Smart v. . R. R.

This is an action to recover damages for the alleged failure of the defendant to furnish two cars for the shipment of cattle from Otto, North Carolina, to Atlanta, Georgia, within the time called for in the *Page 705 written order which the plaintiff gave the defendant for the cars. Plaintiff alleged that by the failure to furnish the cars on the 20th he was compelled to incur extra expenses and was damaged in the sum of $210. The defendant denied the allegations of the complaint, and by way of affirmative relief averred that the cars requested by the plaintiff of the defendant were to be used in an interstate shipment, and that therefore the plaintiff could not maintain this action, for that Congress had entered the field covered by the State statute and the common law, upon which the plaintiff's alleged cause of action is based, by the act to regulate commerce, of 4 February, 1887, and the amendments thereto of 29 June, 1906, and 18 June, 1910, and averred that said act as amended has superseded all State legislation and common-law remedies as to damages for delay in furnishing cars to be used in interstate shipments. The jury returned a verdict for the sum of $112 in favor (651) of the plaintiff, and from a judgment rendered in favor of the plaintiff, the defendant appealed.
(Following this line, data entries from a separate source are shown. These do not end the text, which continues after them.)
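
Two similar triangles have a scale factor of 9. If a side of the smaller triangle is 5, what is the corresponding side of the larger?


Similar triangles have proportional sides
Scale factor = 9
Smaller side = 5
Corresponding larger side = 5 * 9
= 45

45


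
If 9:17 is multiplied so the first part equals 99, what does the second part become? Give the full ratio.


Original ratio: 9:17
First term target: 99
Scale factor = 99 / 9 = 11
Multiply second term: 17 * 11 = 187
Equivalent ratio = 99:187

99:187


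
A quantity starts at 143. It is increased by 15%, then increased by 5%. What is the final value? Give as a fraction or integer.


Start: 143
Step 1: increase by 15% => multiply by 115/100
  143 * 115/100 = 3289/20
Step 2: increase by 5% => multiply by 105/100
  3289/20 * 105/100 = 69069/400
Final value = 69069/400

69069/400


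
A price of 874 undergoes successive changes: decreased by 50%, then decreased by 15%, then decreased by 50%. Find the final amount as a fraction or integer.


Start: 874
Step 1: decrease by 50% => multiply by 50/100
  874 * 50/100 = 437
Step 2: decrease by 15% => multiply by 85/100
  437 * 85/100 = 7429/20
Step 3: decrease by 50% => multiply by 50/100
  7429/20 * 50/100 = 7429/40
Final value = 7429/40

7429/40


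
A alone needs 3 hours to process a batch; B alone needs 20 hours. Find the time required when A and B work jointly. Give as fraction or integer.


Rate of A = 1/3 job per hour
Rate of B = 1/20 job per hour
Combined rate = 1/3 + 1/20
Find common denominator: (20 + 3)/(3*20) = 23/60
Combined rate = 23/60 job per hour
Time together = 1 / (23/60) = 60/23 hours

60/23


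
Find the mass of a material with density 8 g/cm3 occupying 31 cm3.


Using mass = density * volume
Density = 8 g/cm3
Volume = 31 cm3
Mass = 8 * 31
= 248 g

248


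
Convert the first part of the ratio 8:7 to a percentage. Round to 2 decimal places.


Total parts = 8 + 7 = 15
First part fraction = 8/15
Percentage = (8/15) * 100
= 0.533333 * 100
= 53.33%

53.33


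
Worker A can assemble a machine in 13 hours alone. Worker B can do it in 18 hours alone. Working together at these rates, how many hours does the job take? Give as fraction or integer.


Rate of A = 1/13 job per hour
Rate of B = 1/18 job per hour
Combined rate = 1/13 + 1/18
Find common denominator: (18 + 13)/(13*18) = 31/234
Combined rate = 31/234 job per hour
Time together = 1 / (31/234) = 234/31 hours

234/31


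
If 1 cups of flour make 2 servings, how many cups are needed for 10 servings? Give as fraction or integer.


Original: 1 cups for 2 servings
Target servings = 10
Scaling factor = 10/2
New amount = 1 * 10/2
= 10/2
= 5 cups

5


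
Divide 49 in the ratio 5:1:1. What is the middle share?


Ratio = 5:1:1
Total parts = 5 + 1 + 1 = 7
Value per part = 49 / 7 = 7
First share = 5 * 7 = 35
Middle share = 1 * 7 = 7
Third share = 1 * 7 = 7

7


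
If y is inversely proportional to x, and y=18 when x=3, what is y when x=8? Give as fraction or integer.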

The question of law involved is, Whether, this being admittedly an interstate shipment, the State court had jurisdiction to hear and determine the plaintiff's claim for damages for failure to furnish stock cars at the time ordered, or whether the plaintiff should have applied for relief to the Interstate Commerce Commission. The question involved in this appeal has been decided against the defendant in two recent decisions of the Supreme Court of the United States, Penn, R. R. Co. v. Sonman Shaft Coal Co., decided 4 December, 1916, and Penn. R. R. Co. v. Stineman Coal Mining Co., decided 18 December, 1916.

In both cases the action was brought in the State courts to recover damages for failure to furnish cars to be used in interstate commerce, and the jurisdiction of the State courts was sustained and judgment recovered, although the same defense was relied on as in this action; and upon these authorities the judgment is affirmed.